TAGS: #dominance
A prominent trait of any sexual harasser is his or her desire to put unwelcome controls onto a selected member of the opposite or same sex by any means he/she can obtain it, mostly through abusive and coercive manipulations of his/her target – you. In some cases, this harassment arises from a strong disdain for select members of the opposite or same sex. In any case, this activity is unlawful.
Basically, the so-called subtle harasser wants you to voluntarily pay attention to them by no other means than through their clever indirect power over you itself, often executed under a false guise of trying to help you in some way. They do not want you to have a true relationship or understanding with them. Rather, they want you to think you have no choice but to love them while pretending to enjoy it. They cannot deal with mutuality, negotiation, give and take, commitment, and earned respect. They simply want you to submit to them haplessly without complaint on your own accord, and to cater to their deep-seeded needs at their convenience – and at your cost. (Power.)
Five tell-tale behavior clues of the subtly dominant sexual harasser are listed below, not counting the following,
- basic flirting
- the venting of normal hormonal or libido-derived impulses in a fun or socially accepted manner:)
- putting out hints and feelers for potential mutual interest
- temporarily hitting-on someone mildly.
1. The subtle harasser fixates on a selected target in a stalking manner from a distance.
As indicated above, sexual harassment has little to do with making friends, forming relationships, or trading favors. More accurately, it is a need to have long-term excessive power over someone no matter what their age, size, looks, demeanor, or person is like. For example, subtle harassers might criticize or talk too much about their targets behind their backs. Should these talkers have position or power over their targets, they could be harassing them further elsewhere.
2. The subtle harasser has difficulty with truth and human rights.
If these harassers cannot come up to the same growth levels as their targets, they will resort to fraudulent and unethical means to attract and control them. To prevent revealing themselves, they will quietly and indirectly intimidate and coerce their targets by every subtle means available to them. For example, they might trick their targets into reaching for their ambitions and dreams by committing certain degrading fraudulent acts, small at first, sought by them. To please them further, their targets must forgo their civil and human rights by voluntarily catering to their needs with complete submissiveness.
3. The subtle harasser tries to corrupt the target’s thinking, will-power, and sense of self-worth.
Involvement with a sexual harasser is lose-lose under any condition. Your attempts to give them meaningful support is never enough for them. They will always want much more from you. To please them, you must let yourself breakdown and crossover distinct personal and professional lines of behavior and integrity limits. Otherwise, they are not sure how much control they have over you. If your so-called relationship with them is not seriously corrupted in some way, they cannot trust you because their own controls over you are not powerful enough. You must breakdown, corrupt yourself, and co-depend on them for all things. (Dominance.)
4. The subtle harasser uses his or her superior position to break their target down.

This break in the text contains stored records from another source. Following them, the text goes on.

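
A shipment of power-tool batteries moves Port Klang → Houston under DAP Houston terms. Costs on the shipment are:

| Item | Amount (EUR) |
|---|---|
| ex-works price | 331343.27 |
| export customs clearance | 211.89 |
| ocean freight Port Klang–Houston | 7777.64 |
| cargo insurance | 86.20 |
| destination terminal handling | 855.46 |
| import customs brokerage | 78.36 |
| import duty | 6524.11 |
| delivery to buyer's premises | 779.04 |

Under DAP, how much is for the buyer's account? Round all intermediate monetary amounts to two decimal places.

DAP: the seller bears all costs to the named destination except import duty and clearance.
Seller's account: goods 331343.27 + export clearance 211.89 + freight 7777.64 + insurance 86.20 + destination terminal 855.46 + delivery 779.04 = 341053.50
Buyer's account: brokerage 78.36 + duty 6524.11 = 6602.47

Buyer's account: EUR 6602.47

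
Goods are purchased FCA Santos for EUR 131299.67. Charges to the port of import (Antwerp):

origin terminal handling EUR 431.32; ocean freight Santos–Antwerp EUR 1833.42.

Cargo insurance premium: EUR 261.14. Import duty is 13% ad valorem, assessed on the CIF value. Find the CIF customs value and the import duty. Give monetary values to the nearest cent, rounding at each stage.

CIF = FCA price + pre-shipment costs + freight + insurance
CIF = 131299.67 + 431.32 + 1833.42 + 261.14 = 133825.55
Import duty = 133825.55 × 13% = 17397.32

CIF value: EUR 133825.55; import duty: EUR 17397.32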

Sexual harassers can be anyone from peers to leaders. Those who get away with it often have influential positions. They know how to use their given powers to coerce, inveigle, manipulate, and punish targets for that purpose alone. For example, if this harassment occurs in a workplace, you as the target could find yourself being forgotten when desirable duties are being assigned.
5. The subtle harasser cleverly enlists others to corner their target through organized pressures.
These harassers know how to utilize sheep-like cultures to their advantage. They can recognize any lack of intuition and leadership in a group, and they know how to work through the so-called cracks in a system. Their enlisted helpers will go along with their contrived pressures if they think their own well beings, livelihoods, or futures depend on it. Such helpers might think they are making powerful friends or getting ahead somehow.
In summary, the subtle sexual harasser wants you to get their indirect message from a distance. He or she also wants you to respond to it by voluntarily submitting yourself to them in a begging submissive manner. If you are unable to understand that message from a distance, or if you do not want to respond to what it seems to be, then you could find yourself being left-out, forgotten about, deemed unworthy, or being punished without apparent valid reasons for it. This kind of harasser wants to control all of their target (you) together with what belongs to the powers greater than ourselves.